Thursday, March 02, 2006

Give me the good ol' days

When I was a child, I remember having a favorite TV show, or several. These shows had an unflinching schedule that you could rely on year after year. The season would start up around the same time as school, sometime in early September, perhaps take a small break around the holidays and then continue on until school let out again around early June. It was the same every year. You knew when summer hit that you would have to endure 3 months of episodes you'd already seen, but you were expecting it. The average season lasted about 26 episodes.

But not anymore.

TV execs have gotten so lazy these days that you don't know what to expect. Shows have their "season premiere" at just about any point during the calendar year. New shows are never given the chance to get off the ground, and mid-season replacements have become commonplace. "Seasons" sometimes last only a few episodes and then it goes into re-runs. Case in point: One of the shows I enjoy (which shall remain nameless) had it's "season premiere" on January 13th. Now this week (March 3rd) they are advertising the 2-part season finale. Wait just a freakin' minute, YOUR SEASON IS LESS THAN 2 MONTHS LONG??? What the hell is that? I don't feel like watching re-runs of the NINE episodes you aired for the next 6 months. What happened to the 26 episode season? Makes me not want to tune in at all...

2 comments:

Kingfisher said...

Thank cable and satellite TV, and the relaxed FCC ownership rules. With more competitors in the race, the more they're shuffling everything to keep pace with their rivals. And there are 4 ratings periods a year, so if "Glockenspeil Hour" on A&E beats out "Lost Idol" on Fox for 2 months, everybody scurries like a stomped anthill. Plus, all the smaller niche local stations have been bought out by the behemoths.
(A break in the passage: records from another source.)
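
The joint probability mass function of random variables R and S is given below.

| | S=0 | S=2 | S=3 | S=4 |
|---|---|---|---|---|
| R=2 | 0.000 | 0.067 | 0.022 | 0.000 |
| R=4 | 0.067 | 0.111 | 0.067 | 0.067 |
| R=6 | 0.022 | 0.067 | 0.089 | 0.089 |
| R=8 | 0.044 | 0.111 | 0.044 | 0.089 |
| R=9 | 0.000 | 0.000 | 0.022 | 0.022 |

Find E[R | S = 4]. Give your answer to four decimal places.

6.4120

P(S = 4) = 0.267.
Σ R·P over the event = 4·(0.067) + 6·(0.089) + 8·(0.089) + 9·(0.022) = 1.712.
E[R | S = 4] = (1.712) / (0.267) = 6.4120.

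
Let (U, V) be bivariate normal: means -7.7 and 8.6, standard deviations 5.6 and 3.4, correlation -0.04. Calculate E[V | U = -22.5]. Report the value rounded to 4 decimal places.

8.9594

E[V | U=x] = μ_V + ρ(σ_V/σ_U)(x − μ_U) for jointly normal variables.
E[V | U=-22.5] = 8.6 + (-0.04)·(3.4/5.6)·(-22.5 − (-7.7)) = 8.6 + (-0.024286)·(-14.8) = 8.9594.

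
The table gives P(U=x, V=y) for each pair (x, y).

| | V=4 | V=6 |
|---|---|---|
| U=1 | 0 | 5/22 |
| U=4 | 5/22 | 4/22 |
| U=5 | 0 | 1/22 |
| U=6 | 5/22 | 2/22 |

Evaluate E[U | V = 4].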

More importantly, Hollywood is just stupid and run out of ideas.

Anonymous said...

Or else they switch nights from Monday to Friday and then spend a month advertising that fact every 20 minutes. Even Dave Letterman has more reruns than a nightly show should. Next thing you know they will repeat the nightly news...oh, wait...don't they do that already??? Or maybe it just seems like it. That plus all the "reality" shows make reading looks all the better.